The former chief executive officer of Marymount Hospice in Cork who was dismissed from his post in February after seven months for "significant interpersonal difficulties" between him and other staff members failed in his application for a court injunction against the hospice yesterday.
Dan Philpott was appointed as CEO of Marymount University Hospital and Hospice Ltd in May 2014 and dismissed in February of this year and the reason given for the termination of his contract was “significant interpersonal difficulties between the applicant (Mr Philpott) and other members of staff, in particular the executive team”.
Judge James O’Donohoe said in his judgment at Cork Circuit Court yesterday on Mr Philpott’s application for injunctive relief against Marymount that it was based on the applicant’s claim that he had made allegations of wrongdoing against the employer.
The judge said that in legal terms an employee was outside the protection of the Unfair Dismissals Act if his contract was terminated before 12 months had passed but he said that if the allegations of wrongdoing made by the employee against the employer, referred to as “protected disclosures”, were accepted by the court then the employee could get the protection of the Act.
Judge O’Donohoe ruled against Mr Philpott on these key allegations.
“This court has only to satisfy itself that the beliefs and disclosures were reasonable and although the court accepts without reservation the sincerity of the plaintiff, objectively on the facts, in the court’s view, he has not satisfied that test. Accordingly, the court refuses interim relief.”
Firstly, Mr Philpott alleged that charity funding was being used for needs other than palliative care and was being used to fund administration, portion of salaries, expenses of board members and other staff and that this was an improper use of funds given in good faith.

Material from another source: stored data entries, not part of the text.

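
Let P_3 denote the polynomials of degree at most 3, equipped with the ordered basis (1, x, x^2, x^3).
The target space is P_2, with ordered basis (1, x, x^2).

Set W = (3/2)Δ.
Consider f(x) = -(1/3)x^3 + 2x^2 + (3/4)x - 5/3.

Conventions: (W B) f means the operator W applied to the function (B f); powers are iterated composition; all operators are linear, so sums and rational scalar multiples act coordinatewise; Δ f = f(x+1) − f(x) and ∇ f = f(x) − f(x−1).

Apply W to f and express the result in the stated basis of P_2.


the result is g(x) = -(3/2)x^2 + (9/2)x + 29/8

Δ f = -x^2 + 3x + 29/12
((3/2)Δ) f = -(3/2)x^2 + (9/2)x + 29/8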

“The court rejects this assertion out of hand. It is patently clear that the Marymount Hospice is a registered charity for a considerable length of time and any further money spent from donors is for the good of the community and is fully compliant. Furthermore, there have been no complaints made to any authority,” Judge O’Donohoe said.

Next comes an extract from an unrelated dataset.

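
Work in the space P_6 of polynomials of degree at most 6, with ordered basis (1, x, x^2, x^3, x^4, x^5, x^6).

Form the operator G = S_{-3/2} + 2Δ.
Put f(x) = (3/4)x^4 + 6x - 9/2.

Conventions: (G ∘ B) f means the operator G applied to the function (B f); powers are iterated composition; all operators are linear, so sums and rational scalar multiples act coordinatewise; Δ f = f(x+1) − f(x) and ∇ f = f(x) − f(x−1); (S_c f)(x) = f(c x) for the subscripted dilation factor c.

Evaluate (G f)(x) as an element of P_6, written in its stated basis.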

He also said that the assertion of a lack of transparency on fundraising and spending was not borne out by the evidence from Marymount witnesses.
Secondly, the former CEO complained of a possible Legionnaires’ contamination of water and the evacuation of patients from a ward in 2014.
This was challenged by Marymount witnesses as alarmist and completely overstated for what they described as a water leak. The judge accepted the hospice evidence on this issue.
Judge O’Donohoe found against the applicant’s criticism of the building noting that the building passed two Hiqa registrations and was, according to the judge, “a state-of-the-art facility in a wonderful peaceful setting”.
The third issue raised by Mr Philpott was alleged mismanagement of financial resources at the hospice.
Judge O’Donohoe noted in his judgment: “He (Mr Philpott) cautions against an over-reliance on charity funding as a working capital source and labels the executive committee as disengaged and that the hospice financial control procedures are ad hoc and an inadequate budget planning approach. Again there was no financial information tendered to support these contentions.”
The judge acceded to the application by Lucy Walsh BL representing Marymount for an award of legal costs in the three-day action in their favour. He refused an application by David Kent BL for Mr Philpott to put a stay on the order for costs.
* Mr Philpott is appealing the court decision and is also seeking a judicial review.